Der schnell steigende Strombedarf in Südkorea hat die Fortschritte bei der Prüfung der Laufzeitverlängerung bestehender Kernkraftwerksblöcke in den Fokus gerückt. Berechnungen im Rahmen des zwölften grundlegenden Plans für Stromangebot und -nachfrage zufolge wird die südkoreanische Spitzenstromnachfrage im Jahr 2040 voraussichtlich 158,4 Gigawatt bis 165,0 Gigawatt erreichen und damit mehr als 50 % über dem historischen Höchstbedarf von etwa 104 Gigawatt liegen. Aufgrund großer Industrieprojekte und Anpassungen der Wirtschaftswachstumsprognosen wurde diese Prognose gegenüber vor vier Monaten um etwa 26,6 Gigawatt bis 26,8 Gigawatt angehoben, was der installierten Kapazität von etwa 19 großen Kernkraftwerksblöcken entspricht.
Das Nachfragewachstum stammt hauptsächlich aus der Hightech-Industrie. Im Vergleich zur früheren Prognose ist der Strombedarf der südkoreanischen Hightech-Industrie um 20,6 Gigawatt und der Strombedarf von Rechenzentren um 7,9 Gigawatt gestiegen; der maximale erwartete Strombedarf des Halbleiterindustrieparks in der Honam-Region im Südwesten Südkoreas beträgt etwa 6,3 Gigawatt. Allein die installierte Kapazität der Blöcke 1 und 2 des Kernkraftwerks Hanbit von 1,9 Gigawatt entspricht etwa 30 % des maximal erwarteten Strombedarfs dieses Halbleiterindustrieparks.
Der Bau neuer Kernkraftwerke von der Standortauswahl über Genehmigungen und Bau bis zur Stromerzeugung nimmt in der Regel viel Zeit in Anspruch, und auch der Ausbau der Übertragungsnetze erfordert längere Zeiträume. Vor dem Hintergrund, dass große Stromverbrauchsprojekte vergleichsweise schnell umgesetzt werden, gilt der Weiterbetrieb bestehender Kernkraftwerksblöcke, die die Sicherheitsprüfung bestanden haben, als eine der wichtigen Möglichkeiten Südkoreas, die Stromversorgung kurz- und mittelfristig stabil zu sichern.
Auch die derzeitige Stromplanung der südkoreanischen Regierung setzt den Weiterbetrieb eines Teils der bestehenden Kernkraftwerksblöcke voraus. Der elfte grundlegende Plan für Stromangebot und -nachfrage sieht vor, dass für bestehende Kernkraftwerksblöcke, deren Betriebsgenehmigung vor 2038 ausläuft, ein Weiterbetrieb vorangetrieben werden muss.
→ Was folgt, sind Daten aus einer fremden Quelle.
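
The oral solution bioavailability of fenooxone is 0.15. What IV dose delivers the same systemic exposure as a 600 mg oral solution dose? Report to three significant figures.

D_iv = 90.0 mg

Systemic exposure from an extravascular dose = F × D_ev, so the equivalent IV dose is F × D_ev.
D_iv = F × D_ev = 0.15 × 600 = 90 mg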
Dem Plan zufolge soll die südkoreanische Kernkraftstromerzeugung von 180,5 Terawattstunden im Jahr 2023 auf 248,3 Terawattstunden im Jahr 2038 steigen, und der Anteil der Kernkraft an der Gesamtstromerzeugung von 30,7 % auf 35,2 % zunehmen. Sollte sich die Prüfung des Weiterbetriebs weiter verzögern, würde die entsprechende Stromversorgungsplanung mit größerer Unsicherheit konfrontiert.
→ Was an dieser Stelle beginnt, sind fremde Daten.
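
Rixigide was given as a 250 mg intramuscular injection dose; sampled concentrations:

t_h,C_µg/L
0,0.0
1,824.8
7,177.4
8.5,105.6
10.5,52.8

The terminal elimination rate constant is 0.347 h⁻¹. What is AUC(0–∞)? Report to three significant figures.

AUC = 3940 µg/L·h

Trapezoidal AUC_0→10.5:
  [0→1]: (0.0+824.8)/2 × 1 = 412.4
  [1→7]: (824.8+177.4)/2 × 6 = 3006.6
  [7→8.5]: (177.4+105.6)/2 × 1.5 = 212.25
  [8.5→10.5]: (105.6+52.8)/2 × 2 = 158.4
  Sum = 3789.65 µg/L·h
Extrapolated tail: C_last / k_e = 52.8 / 0.347 = 152.161
AUC_0→∞ = 3789.65 + 152.161 = 3941.811 µg/L·h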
In der Folge werden weitere Blöcke nach und nach mit dem Ablauf ihrer Genehmigungen konfrontiert sein. Die Betriebsgenehmigung von Block 2 des Kernkraftwerks Wolsong läuft am 1. November 2026 ab. Sollte die Prüfung bis dahin nicht abgeschlossen sein, würde die installierte Kapazität der wegen Ablaufs der Genehmigung vorübergehend stillgelegten südkoreanischen Kernkraftwerksblöcke auf etwa 4,5 Gigawatt steigen. Danach werden auch die Blöcke 1 und 2 des Kernkraftwerks Hanul sowie die Blöcke 3 und 4 des Kernkraftwerks Wolsong in die entsprechenden Prüfungsverfahren eintreten.
Das derzeit geltende südkoreanische System sieht vor, dass die Weiterbetriebsdauer ab dem Ablaufdatum der ursprünglichen Betriebsgenehmigung und nicht ab dem Datum der Genehmigung berechnet wird. Wird die Genehmigung drei Jahre nach Ablauf der Genehmigung erteilt, verkürzt sich die tatsächlich mögliche Weiterbetriebszeit entsprechend. Angesichts dieser institutionellen Regelung prüfen die zuständigen südkoreanischen Stellen derzeit eine Regelung, die Weiterbetriebsdauer von derzeit 10 Jahren auf 20 Jahre zu verlängern, um die Auswirkungen von Prüfungsverzögerungen auf die tatsächliche Betriebszeit und die Stromversorgung zu verringern.